The network's World Confidence Report found American business leaders are more bullish on their ability to avoid a crisis.

Photo credit: Getty Images
Photo credit: Getty Images

NEW YORK: U.S. business leaders are far more confident than their counterparts in other regions when it comes to brand image and their ability to survive a crisis, according to a study released on Tuesday by Worldcom Public Relations Group.

In the World Confidence Report, the network asked business leaders around the world about issues that influence business success and what they see as the biggest potential threats

Attracting talent was the single biggest concern among respondents. Meanwhile, business leaders said they felt good about their ability to keep customers happy.

However, the report’s most striking finding was high confidence among U.S. business leaders. In response to almost every question asked, American executives were significantly more confident than respondents in other regions.

The survey did not delve into the motivations behind the responses. However, Todd Lynch, MD at Worldcom, said the differences could spring from the general business landscape in the U.S.

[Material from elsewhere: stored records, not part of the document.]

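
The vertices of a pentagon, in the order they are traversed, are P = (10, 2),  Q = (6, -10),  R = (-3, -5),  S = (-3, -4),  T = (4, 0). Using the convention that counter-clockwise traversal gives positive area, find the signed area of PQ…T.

Apply the shoelace formula: 2A = Σ (x_i·y_{i+1} − x_{i+1}·y_i), indices taken mod 5.
Σ = (-112) + (-60) + (-3) + (16) + (8) = -151
Signed area = Σ/2 = -75.5 (negative ⇒ clockwise traversal).

-75.5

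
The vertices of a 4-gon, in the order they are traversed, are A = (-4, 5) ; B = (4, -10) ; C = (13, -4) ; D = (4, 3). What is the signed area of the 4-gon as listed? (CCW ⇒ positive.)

Apply Gauss's area formula: 2A = Σ (x_i·y_{i+1} − x_{i+1}·y_i), indices taken mod 4.
Σ = (20) + (114) + (55) + (32) = 221
Signed area = Σ/2 = 110.5 (positive ⇒ counter-clockwise traversal).

110.5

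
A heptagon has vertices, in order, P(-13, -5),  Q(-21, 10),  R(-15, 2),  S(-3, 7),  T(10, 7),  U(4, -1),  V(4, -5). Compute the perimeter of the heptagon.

|PQ| = √((-8)² + (15)²) = √289 = 17
|QR| = √((6)² + (-8)²) = √100 = 10
|RS| = √((12)² + (5)²) = √169 = 13
|ST| = √((13)² + (0)²) = √169 = 13
|TU| = √((-6)² + (-8)²) = √100 = 10
|UV| = √((0)² + (-4)²) = √16 = 4
|VP| = √((-17)² + (0)²) = √289 = 17
Perimeter = 17 + 10 + 13 + 13 + 10 + 4 + 17 = 84.

84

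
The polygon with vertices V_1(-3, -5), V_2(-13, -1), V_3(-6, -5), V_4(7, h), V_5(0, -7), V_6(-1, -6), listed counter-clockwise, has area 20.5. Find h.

-13

The doubled signed area Σ (x_i y_{i+1} − x_{i+1} y_i) is linear in h.
With h=0 it equals -37; the coefficient of h is -6 (from the two edges through V_4).
So -6·h + -37 = 2·20.5 = 41 ⇒ h = -13.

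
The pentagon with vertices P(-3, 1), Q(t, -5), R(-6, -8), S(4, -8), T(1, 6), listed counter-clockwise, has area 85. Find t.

-6

Write out the shoelace sum; only the two edges meeting at Q involve t:
2·Area = [((-3)·(-5) − t·1) + (t·(-8) − (-6)·(-5))] + 131
       = -9·t + 116 = 170
⇒ t = -6.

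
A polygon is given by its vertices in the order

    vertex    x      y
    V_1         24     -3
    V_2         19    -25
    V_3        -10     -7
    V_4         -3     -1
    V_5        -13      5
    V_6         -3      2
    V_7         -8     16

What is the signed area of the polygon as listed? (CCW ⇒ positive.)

Σ = (-543) + (-383) + (-11) + (-28) + (-11) + (-32) + (-360) = -1368
Signed area = Σ/2 = -684 (negative ⇒ clockwise traversal).

-684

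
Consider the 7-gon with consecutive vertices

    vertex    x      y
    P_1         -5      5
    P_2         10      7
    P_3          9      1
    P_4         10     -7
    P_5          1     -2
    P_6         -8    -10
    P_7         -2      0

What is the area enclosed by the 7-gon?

Apply Gauss's area formula: 2A = Σ (x_i·y_{i+1} − x_{i+1}·y_i), indices taken mod 7.
Σ = (-85) + (-53) + (-73) + (-13) + (-26) + (-20) + (-10) = -280
Area = |Σ|/2 = 140.

140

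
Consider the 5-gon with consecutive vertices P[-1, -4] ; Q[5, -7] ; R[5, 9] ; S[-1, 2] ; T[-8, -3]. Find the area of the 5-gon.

Apply the shoelace (surveyor's) formula: 2A = Σ (x_i·y_{i+1} − x_{i+1}·y_i), indices taken mod 5.
P→Q: (-1)(-7) − (5)(-4) = 27
Q→R: (5)(9) − (5)(-7) = 80
R→S: (5)(2) − (-1)(9) = 19
S→T: (-1)(-3) − (-8)(2) = 19
T→P: (-8)(-4) − (-1)(-3) = 29
Σ = 174
Area = |Σ|/2 = 87.

87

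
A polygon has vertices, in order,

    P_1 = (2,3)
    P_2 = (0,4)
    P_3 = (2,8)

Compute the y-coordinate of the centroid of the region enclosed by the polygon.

5

Apply the surveyor's formula. First the cross-terms c_i = x_i·y_{i+1} − x_{i+1}·y_i:
  8, -8, -10  ⇒  2A = -10, A = -5.
Then Σ (y_i + y_{i+1})·c_i = -150, so ȳ = -150 / (6·(-5)) = 5.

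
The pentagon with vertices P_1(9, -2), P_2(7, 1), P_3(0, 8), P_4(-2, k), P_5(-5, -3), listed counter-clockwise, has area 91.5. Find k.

9

The doubled signed area Σ (x_i y_{i+1} − x_{i+1} y_i) is linear in k.
With k=0 it equals 138; the coefficient of k is 5 (from the two edges through P_4).
So 5·k + 138 = 2·91.5 = 183 ⇒ k = 9.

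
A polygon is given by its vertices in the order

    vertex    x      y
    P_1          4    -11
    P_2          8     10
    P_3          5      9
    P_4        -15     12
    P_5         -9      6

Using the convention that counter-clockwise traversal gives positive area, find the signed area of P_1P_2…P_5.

219

Apply the surveyor's formula: 2A = Σ (x_i·y_{i+1} − x_{i+1}·y_i), indices taken mod 5.
Σ = (128) + (22) + (195) + (18) + (75) = 438
Signed area = Σ/2 = 219 (positive ⇒ counter-clockwise traversal).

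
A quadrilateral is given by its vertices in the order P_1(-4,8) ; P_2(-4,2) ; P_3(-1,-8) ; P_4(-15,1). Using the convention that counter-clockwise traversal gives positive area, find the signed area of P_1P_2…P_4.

-89.5

Apply the shoelace formula: 2A = Σ (x_i·y_{i+1} − x_{i+1}·y_i), indices taken mod 4.
Cross-terms: 24, 34, -121, -116  ⇒  Σ = -179
Signed area = Σ/2 = -89.5 (negative ⇒ clockwise traversal).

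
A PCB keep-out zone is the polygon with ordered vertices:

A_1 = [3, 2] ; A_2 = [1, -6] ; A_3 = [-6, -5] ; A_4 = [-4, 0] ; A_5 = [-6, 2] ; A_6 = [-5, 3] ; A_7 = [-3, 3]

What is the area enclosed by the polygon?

Σ = (-20) + (-41) + (-20) + (-8) + (-8) + (-6) + (-15) = -118
Area = |Σ|/2 = 59.

59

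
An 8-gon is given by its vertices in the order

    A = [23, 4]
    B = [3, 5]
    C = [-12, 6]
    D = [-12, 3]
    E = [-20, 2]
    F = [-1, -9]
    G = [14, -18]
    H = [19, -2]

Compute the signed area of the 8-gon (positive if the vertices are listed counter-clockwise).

507.5

Apply the shoelace formula: 2A = Σ (x_i·y_{i+1} − x_{i+1}·y_i), indices taken mod 8.
Σ = (103) + (78) + (36) + (36) + (182) + (144) + (314) + (122) = 1015
Signed area = Σ/2 = 507.5 (positive ⇒ counter-clockwise traversal).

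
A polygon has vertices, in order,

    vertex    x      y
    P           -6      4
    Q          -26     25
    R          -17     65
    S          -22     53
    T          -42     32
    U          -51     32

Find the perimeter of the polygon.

|PQ| = √((-20)² + (21)²) = √841 = 29
|QR| = √((9)² + (40)²) = √1681 = 41
|RS| = √((-5)² + (-12)²) = √169 = 13
|ST| = √((-20)² + (-21)²) = √841 = 29
|TU| = √((-9)² + (0)²) = √81 = 9
|UP| = √((45)² + (-28)²) = √2809 = 53
Perimeter = 29 + 41 + 13 + 29 + 9 + 53 = 174.

174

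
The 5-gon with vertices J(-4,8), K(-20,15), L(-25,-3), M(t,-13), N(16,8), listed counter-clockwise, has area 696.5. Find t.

The doubled signed area Σ (x_i y_{i+1} − x_{i+1} y_i) is linear in t.
With t=0 it equals 1228; the coefficient of t is 11 (from the two edges through M).
So 11·t + 1228 = 2·696.5 = 1393 ⇒ t = 15.

15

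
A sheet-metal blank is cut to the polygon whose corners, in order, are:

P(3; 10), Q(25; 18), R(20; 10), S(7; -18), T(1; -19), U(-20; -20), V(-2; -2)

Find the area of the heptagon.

632.5

Cross-terms: -196, -110, -430, -115, -400, 0, -14  ⇒  Σ = -1265
Area = |Σ|/2 = 632.5.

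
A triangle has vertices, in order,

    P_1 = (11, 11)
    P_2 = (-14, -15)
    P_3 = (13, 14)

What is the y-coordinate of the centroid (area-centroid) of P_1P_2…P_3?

10/3

Apply the surveyor's formula. First the cross-terms c_i = x_i·y_{i+1} − x_{i+1}·y_i:
  -11, -1, -11  ⇒  2A = -23, A = -11.5.
Then Σ (y_i + y_{i+1})·c_i = -230, so ȳ = -230 / (6·(-11.5)) = 10/3.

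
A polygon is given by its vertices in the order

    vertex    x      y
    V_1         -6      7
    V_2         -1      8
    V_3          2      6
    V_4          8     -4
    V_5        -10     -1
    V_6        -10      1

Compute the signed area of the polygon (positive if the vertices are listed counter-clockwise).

-125.5

V_1→V_2: (-6)(8) − (-1)(7) = -41
V_2→V_3: (-1)(6) − (2)(8) = -22
V_3→V_4: (2)(-4) − (8)(6) = -56
V_4→V_5: (8)(-1) − (-10)(-4) = -48
V_5→V_6: (-10)(1) − (-10)(-1) = -20
V_6→V_1: (-10)(7) − (-6)(1) = -64
Σ = -251
Signed area = Σ/2 = -125.5 (negative ⇒ clockwise traversal).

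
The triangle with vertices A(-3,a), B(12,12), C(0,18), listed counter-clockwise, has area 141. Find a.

The doubled signed area Σ (x_i y_{i+1} − x_{i+1} y_i) is linear in a.
With a=0 it equals 234; the coefficient of a is -12 (from the two edges through A).
So -12·a + 234 = 2·141 = 282 ⇒ a = -4.

-4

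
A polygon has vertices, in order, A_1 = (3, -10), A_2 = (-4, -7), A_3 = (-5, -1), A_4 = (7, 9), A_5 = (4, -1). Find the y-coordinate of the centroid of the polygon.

Apply Gauss's area formula. First the cross-terms c_i = x_i·y_{i+1} − x_{i+1}·y_i:
  -61, -31, -38, -43, -37  ⇒  2A = -210, A = -105.
Then Σ (y_i + y_{i+1})·c_i = 1044, so ȳ = 1044 / (6·(-105)) = -58/35.

-58/35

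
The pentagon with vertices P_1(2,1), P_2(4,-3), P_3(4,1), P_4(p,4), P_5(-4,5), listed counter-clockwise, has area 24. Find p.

The doubled signed area Σ (x_i y_{i+1} − x_{i+1} y_i) is linear in p.
With p=0 it equals 24; the coefficient of p is 4 (from the two edges through P_4).
So 4·p + 24 = 2·24 = 48 ⇒ p = 6.

6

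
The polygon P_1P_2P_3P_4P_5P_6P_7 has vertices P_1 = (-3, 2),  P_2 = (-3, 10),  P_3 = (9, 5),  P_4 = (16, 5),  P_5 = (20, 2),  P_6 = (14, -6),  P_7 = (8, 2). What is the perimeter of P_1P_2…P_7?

64

|P_1P_2| = √((0)² + (8)²) = √64 = 8
|P_2P_3| = √((12)² + (-5)²) = √169 = 13
|P_3P_4| = √((7)² + (0)²) = √49 = 7
|P_4P_5| = √((4)² + (-3)²) = √25 = 5
|P_5P_6| = √((-6)² + (-8)²) = √100 = 10
|P_6P_7| = √((-6)² + (8)²) = √100 = 10
|P_7P_1| = √((-11)² + (0)²) = √121 = 11
Perimeter = 8 + 13 + 7 + 5 + 10 + 10 + 11 = 64.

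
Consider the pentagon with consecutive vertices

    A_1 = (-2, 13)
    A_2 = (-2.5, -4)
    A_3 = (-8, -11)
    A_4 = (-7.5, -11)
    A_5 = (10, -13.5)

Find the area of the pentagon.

177.875

Apply Gauss's area formula: 2A = Σ (x_i·y_{i+1} − x_{i+1}·y_i), indices taken mod 5.
Σ = (40.5) + (-4.5) + (5.5) + (211.25) + (103) = 355.75
Area = |Σ|/2 = 177.875.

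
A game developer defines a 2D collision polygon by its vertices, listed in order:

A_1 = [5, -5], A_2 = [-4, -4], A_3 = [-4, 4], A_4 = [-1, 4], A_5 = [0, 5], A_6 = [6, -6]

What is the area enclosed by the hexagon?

Apply the shoelace formula: 2A = Σ (x_i·y_{i+1} − x_{i+1}·y_i), indices taken mod 6.
A_1→A_2: (5)(-4) − (-4)(-5) = -40
A_2→A_3: (-4)(4) − (-4)(-4) = -32
A_3→A_4: (-4)(4) − (-1)(4) = -12
A_4→A_5: (-1)(5) − (0)(4) = -5
A_5→A_6: (0)(-6) − (6)(5) = -30
A_6→A_1: (6)(-5) − (5)(-6) = 0
Σ = -119
Area = |Σ|/2 = 59.5.

59.5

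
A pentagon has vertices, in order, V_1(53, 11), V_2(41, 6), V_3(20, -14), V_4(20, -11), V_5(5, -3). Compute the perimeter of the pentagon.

112

|V_1V_2| = √((-12)² + (-5)²) = √169 = 13
|V_2V_3| = √((-21)² + (-20)²) = √841 = 29
|V_3V_4| = √((0)² + (3)²) = √9 = 3
|V_4V_5| = √((-15)² + (8)²) = √289 = 17
|V_5V_1| = √((48)² + (14)²) = √2500 = 50
Perimeter = 13 + 29 + 3 + 17 + 50 = 112.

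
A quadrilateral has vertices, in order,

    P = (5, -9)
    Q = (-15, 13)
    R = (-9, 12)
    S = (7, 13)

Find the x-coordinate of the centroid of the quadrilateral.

-7/9

Apply the shoelace formula. First the cross-terms c_i = x_i·y_{i+1} − x_{i+1}·y_i:
  -70, -63, -201, -128  ⇒  2A = -462, A = -231.
Then Σ (x_i + x_{i+1})·c_i = 1078, so x̄ = 1078 / (6·(-231)) = -7/9.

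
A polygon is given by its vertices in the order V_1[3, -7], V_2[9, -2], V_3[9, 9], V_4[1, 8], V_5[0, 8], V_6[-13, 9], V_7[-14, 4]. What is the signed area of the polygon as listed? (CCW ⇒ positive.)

245.5

Apply the shoelace formula: 2A = Σ (x_i·y_{i+1} − x_{i+1}·y_i), indices taken mod 7.
Σ = (57) + (99) + (63) + (8) + (104) + (74) + (86) = 491
Signed area = Σ/2 = 245.5 (positive ⇒ counter-clockwise traversal).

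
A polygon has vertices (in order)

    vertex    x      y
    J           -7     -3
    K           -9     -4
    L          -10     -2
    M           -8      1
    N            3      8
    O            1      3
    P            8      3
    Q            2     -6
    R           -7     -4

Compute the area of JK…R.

Apply Gauss's area formula: 2A = Σ (x_i·y_{i+1} − x_{i+1}·y_i), indices taken mod 9.
J→K: (-7)(-4) − (-9)(-3) = 1
K→L: (-9)(-2) − (-10)(-4) = -22
L→M: (-10)(1) − (-8)(-2) = -26
M→N: (-8)(8) − (3)(1) = -67
N→O: (3)(3) − (1)(8) = 1
O→P: (1)(3) − (8)(3) = -21
P→Q: (8)(-6) − (2)(3) = -54
Q→R: (2)(-4) − (-7)(-6) = -50
R→J: (-7)(-3) − (-7)(-4) = -7
Σ = -245
Area = |Σ|/2 = 122.5.

122.5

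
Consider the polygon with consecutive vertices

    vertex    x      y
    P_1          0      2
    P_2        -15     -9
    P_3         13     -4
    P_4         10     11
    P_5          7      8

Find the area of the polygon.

Apply the shoelace formula: 2A = Σ (x_i·y_{i+1} − x_{i+1}·y_i), indices taken mod 5.
P_1→P_2: (0)(-9) − (-15)(2) = 30
P_2→P_3: (-15)(-4) − (13)(-9) = 177
P_3→P_4: (13)(11) − (10)(-4) = 183
P_4→P_5: (10)(8) − (7)(11) = 3
P_5→P_1: (7)(2) − (0)(8) = 14
Σ = 407
Area = |Σ|/2 = 203.5.

203.5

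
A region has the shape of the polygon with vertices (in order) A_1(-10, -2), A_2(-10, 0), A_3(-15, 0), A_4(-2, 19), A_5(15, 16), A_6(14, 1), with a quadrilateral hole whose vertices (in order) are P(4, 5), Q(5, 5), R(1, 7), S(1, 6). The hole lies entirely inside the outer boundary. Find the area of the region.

Outer boundary:
Apply Gauss's area formula: 2A = Σ (x_i·y_{i+1} − x_{i+1}·y_i), indices taken mod 6.
Σ = (-20) + (0) + (-285) + (-317) + (-209) + (-18) = -849
Area = |Σ|/2 = 424.5.
Hole:
P→Q: (4)(5) − (5)(5) = -5
Q→R: (5)(7) − (1)(5) = 30
R→S: (1)(6) − (1)(7) = -1
S→P: (1)(5) − (4)(6) = -19
Σ = 5
Area = |Σ|/2 = 2.5.
Net area = 424.5 − 2.5 = 422.

422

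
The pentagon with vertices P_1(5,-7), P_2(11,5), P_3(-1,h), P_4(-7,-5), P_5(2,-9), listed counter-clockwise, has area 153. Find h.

The doubled signed area Σ (x_i y_{i+1} − x_{i+1} y_i) is linear in h.
With h=0 it equals 216; the coefficient of h is 18 (from the two edges through P_3).
So 18·h + 216 = 2·153 = 306 ⇒ h = 5.

5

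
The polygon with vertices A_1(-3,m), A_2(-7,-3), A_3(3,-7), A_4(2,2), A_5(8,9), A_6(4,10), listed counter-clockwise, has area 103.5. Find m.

4

The doubled signed area Σ (x_i y_{i+1} − x_{i+1} y_i) is linear in m.
With m=0 it equals 163; the coefficient of m is 11 (from the two edges through A_1).
So 11·m + 163 = 2·103.5 = 207 ⇒ m = 4.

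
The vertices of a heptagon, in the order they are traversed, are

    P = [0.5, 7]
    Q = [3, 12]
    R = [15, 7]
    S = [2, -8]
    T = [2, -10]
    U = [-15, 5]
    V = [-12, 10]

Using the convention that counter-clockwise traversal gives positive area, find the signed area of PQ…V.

-315.5

Apply the shoelace (surveyor's) formula: 2A = Σ (x_i·y_{i+1} − x_{i+1}·y_i), indices taken mod 7.
Σ = (-15) + (-159) + (-134) + (-4) + (-140) + (-90) + (-89) = -631
Signed area = Σ/2 = -315.5 (negative ⇒ clockwise traversal).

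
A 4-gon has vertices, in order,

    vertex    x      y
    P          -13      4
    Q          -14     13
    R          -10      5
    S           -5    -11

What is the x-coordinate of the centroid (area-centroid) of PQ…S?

Apply the shoelace formula. First the cross-terms c_i = x_i·y_{i+1} − x_{i+1}·y_i:
  -113, 60, 135, -163  ⇒  2A = -81, A = -40.5.
Then Σ (x_i + x_{i+1})·c_i = 2520, so x̄ = 2520 / (6·(-40.5)) = -280/27.

-280/27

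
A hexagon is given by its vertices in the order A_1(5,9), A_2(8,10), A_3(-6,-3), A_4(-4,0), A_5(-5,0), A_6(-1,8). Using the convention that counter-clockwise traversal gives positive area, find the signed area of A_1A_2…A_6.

-43.5

Apply the shoelace (surveyor's) formula: 2A = Σ (x_i·y_{i+1} − x_{i+1}·y_i), indices taken mod 6.
A_1→A_2: (5)(10) − (8)(9) = -22
A_2→A_3: (8)(-3) − (-6)(10) = 36
A_3→A_4: (-6)(0) − (-4)(-3) = -12
A_4→A_5: (-4)(0) − (-5)(0) = 0
A_5→A_6: (-5)(8) − (-1)(0) = -40
A_6→A_1: (-1)(9) − (5)(8) = -49
Σ = -87
Signed area = Σ/2 = -43.5 (negative ⇒ clockwise traversal).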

"Opportunity to build and grow business in America remains strong and survives fluctuating economies and myriad other challenges," Lynch said. "However, with so many challenges on a global scale...it may be worth American leaders sense-checking if this heightened confidence is justified."

Leaders were asked about communications-related issues including confidence in their ability to protect brands in a crisis. In Japan, 14% surveyed felt confident about this topic, while 17% did in the U.K. The number was significantly higher in the U.S. at 38%.

Questioned about whether they have the corporate image and brand reputation to achieve their objectives, 40% of U.S. respondents said they do. In Japan, 12% surveyed felt confident about this, while in the U.K. 20% did.

In terms of confidence in corporate plans and policies, 22% of U.K. leaders said they were optimistic about them, as did 20% in Japan. In the U.S., 36% said they felt good about plans and policies.

However, one area where the U.S. lagged behind the rest of the world is trust in the media. The report found that only 6% saw this as a source of optimism.

The online survey -- conducted by two independent research firms -- reached 540 CEOs and CMOs in six G7 countries (France, Germany, Italy, Japan, the U.K. and the U.S.) as well as China. It generated 585 responses (167 in America, 106 in Asia; and 312 in EMEA) from leaders of all ages and business sizes. The survey reached 339 CEOs and 246 CMOs.

Worldcom supplemented those responses with 45 additional questionnaires sent to clients, including strong representation from the Czech Republic and Slovakia.